Industry disruptors are not afraid of massive change.
Henry Ford is quoted as saying that if he asked the average American what they wanted when he first came up with the idea of building a car, they would have told him, ‘Faster Horses.’ Disruptive innovation, as a term, has been around since business competition was a phenomenon. A business disruptor, according to HuffPost, is a type of innovator, but one that changes the way we do business in a particular industry. They are the visionaries that shape a market around a completely different idea of how that industry should function.
The most efficient way for a disruptive business to make an impact on their industry, according to Inc. is to change how consumers think. Successful disruptors make customers notice that, just because they have been doing something a certain way for as long as they can remember, that doesn’t mean it’s the most efficient way to do things.
A perfect example of a disruptive company that has shaped major brands around its ideas is Tesla, which has fueled automakers’ interest in electric-powered vehicles. Many smaller companies have earned their place into the public eye because of how well they disrupt business within their industry. Here, we’ll explore a few of them.
When the concept of Netflix first arrived, the idea of streaming media over the internet was not even a consideration. Instead, it competed against massive chain-stores such as Blockbuster for movie rental income. How they disrupted, the industry is a classic case study in making the consumer rethink how they do business. As the Australian Institute of Business notes in their Netflix profile, the company initially started off using new technological innovations such as the use of express post to compete against businesses that were dominant in their industry.

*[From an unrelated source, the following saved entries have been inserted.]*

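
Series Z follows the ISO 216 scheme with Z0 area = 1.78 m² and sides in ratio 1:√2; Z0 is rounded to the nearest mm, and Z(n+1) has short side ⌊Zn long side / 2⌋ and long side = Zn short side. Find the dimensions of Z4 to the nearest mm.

Let Z0's short side be w mm. w · w√2 = 1.78 m² = 1,780,000 mm², so w ≈ 1121.9 mm and w√2 ≈ 1586.6 mm → Z0 = 1122 × 1587 mm.
Z1: ⌊1587/2⌋ × 1122 = 793 × 1122 mm
Z2: ⌊1122/2⌋ × 793 = 561 × 793 mm
Z3: ⌊793/2⌋ × 561 = 396 × 561 mm
Z4: ⌊561/2⌋ × 396 = 280 × 396 mm

280 × 396 mm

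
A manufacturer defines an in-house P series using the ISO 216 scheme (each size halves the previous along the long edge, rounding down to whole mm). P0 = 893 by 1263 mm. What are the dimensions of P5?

P1: ⌊1263/2⌋ × 893 = 631 × 893 mm
P2: ⌊893/2⌋ × 631 = 446 × 631 mm
P3: ⌊631/2⌋ × 446 = 315 × 446 mm
P4: ⌊446/2⌋ × 315 = 223 × 315 mm
P5: ⌊315/2⌋ × 223 = 157 × 223 mm

157 × 223 mm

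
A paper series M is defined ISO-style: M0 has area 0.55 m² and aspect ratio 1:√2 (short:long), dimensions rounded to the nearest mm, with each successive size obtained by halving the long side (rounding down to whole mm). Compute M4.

Let M0's short side be w mm. w · w√2 = 0.55 m² = 550,000 mm², so w ≈ 623.6 mm and w√2 ≈ 881.9 mm → M0 = 624 × 882 mm.
M1: ⌊882/2⌋ × 624 = 441 × 624 mm
M2: ⌊624/2⌋ × 441 = 312 × 441 mm
M3: ⌊441/2⌋ × 312 = 220 × 312 mm
M4: ⌊312/2⌋ × 220 = 156 × 220 mm

156 × 220 mm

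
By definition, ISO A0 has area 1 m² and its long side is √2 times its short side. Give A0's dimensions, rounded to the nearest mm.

841 × 1189 mm

Let the short side be w mm. Then the long side is w√2 and w · w√2 = 10⁶ mm².
w² = 10⁶/√2, so w = 1000 / 2^(1/4) ≈ 840.9 mm; long side = 1000 · 2^(1/4) ≈ 1189.2 mm.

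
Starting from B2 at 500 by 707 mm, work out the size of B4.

250 × 353 mm

B3: ⌊707/2⌋ × 500 = 353 × 500 mm
B4: ⌊500/2⌋ × 353 = 250 × 353 mm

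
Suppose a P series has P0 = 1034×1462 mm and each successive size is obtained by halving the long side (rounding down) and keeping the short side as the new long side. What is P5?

182 × 258 mm

P1: ⌊1462/2⌋ × 1034 = 731 × 1034 mm
P2: ⌊1034/2⌋ × 731 = 517 × 731 mm
P3: ⌊731/2⌋ × 517 = 365 × 517 mm
P4: ⌊517/2⌋ × 365 = 258 × 365 mm
P5: ⌊365/2⌋ × 258 = 182 × 258 mm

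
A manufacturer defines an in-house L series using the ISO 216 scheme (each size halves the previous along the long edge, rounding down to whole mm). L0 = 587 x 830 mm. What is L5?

103 × 146 mm

L1: ⌊830/2⌋ × 587 = 415 × 587 mm
L2: ⌊587/2⌋ × 415 = 293 × 415 mm
L3: ⌊415/2⌋ × 293 = 207 × 293 mm
L4: ⌊293/2⌋ × 207 = 146 × 207 mm
L5: ⌊207/2⌋ × 146 = 103 × 146 mm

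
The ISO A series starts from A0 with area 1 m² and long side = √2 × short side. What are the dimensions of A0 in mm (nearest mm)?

841 × 1189 mm

Let the short side be w mm. Then the long side is w√2 and w · w√2 = 10⁶ mm².
w² = 10⁶/√2, so w = 1000 / 2^(1/4) ≈ 840.9 mm; long side = 1000 · 2^(1/4) ≈ 1189.2 mm.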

But technical innovations alone don’t guarantee success. It was the existing consumer base that Netflix forged through their movie rental business that enabled them to displace the current overlords of home video through their on-demand streaming service. Companies wanting to compete with Netflix now have to face them on their own ground. However, while Netflix still holds sway over a large volume of the market, competitors are rising on the horizon, most importantly, Disney and HBO, with their own original content.
A common adage is that a business can’t look to the future unless it understands its past. Airbnb managed to do both, and that’s why they’re currently the most disruptive enterprise to the traditional hotel business. Ad Week mentions that Airbnb’s success comes from their ability to provide a human need that wasn’t being addressed.
In the case of Airbnb, it’s the need for travelers wanting to experience living like a local instead of going to an expensive boutique hotel. Airbnb serves that purpose and offers travelers accommodation with such an affordable twist that more people can now afford to travel and experience things they would never have been able to before.
Some people don’t consider Uber to be a disruptor, but it has undoubtedly shaken up established taxi cartels around the world. Forbes notes that municipalities control taxis and artificial scarcity drives up the cost of public transport in cities.
Uber turns this idea on its head, linking drivers who want to get paid with people who want to get where they’re going without having to pay an eyeball for the privilege. Uber’s success again stems from giving people a service they want. It’s the perfect example of what a supply-and-demand based system works on. Based on the number of taxi associations that have started protesting Uber’s legitimacy, it’s definitely disrupting the taxi industry.
The music industry has seen its share of attempts at disruption. When CD’s came out, they upset vinyl records. When MP3s became a thing, they disrupted the CD market. Spotify capitalizes on the tendency for the music market to embrace new, more convenient technology by allowing users to build their own playlists, stream them anywhere they go, and even share them with others in a social environment.
Spotify offers features consumers expect from their music provider, and by doing so, according to Harvard Business Review, they could become a thorn in the side of established music providers like iTunes.
Seeing Disruption as a Necessary Evil
Nothing lasts forever. Even the grand Roman Empire faded into obscurity with time. The only thing that persists across all eras is humans’ need for experiencing something new. It’s what drives innovation.
Curiosity and the need to see what happens if we do something different is what enables us as a species to survive, thrive, and innovate. If anything, industry disruptors are the purest expression of the human need to experiment. The disruptors of today will be the industry leaders of tomorrow.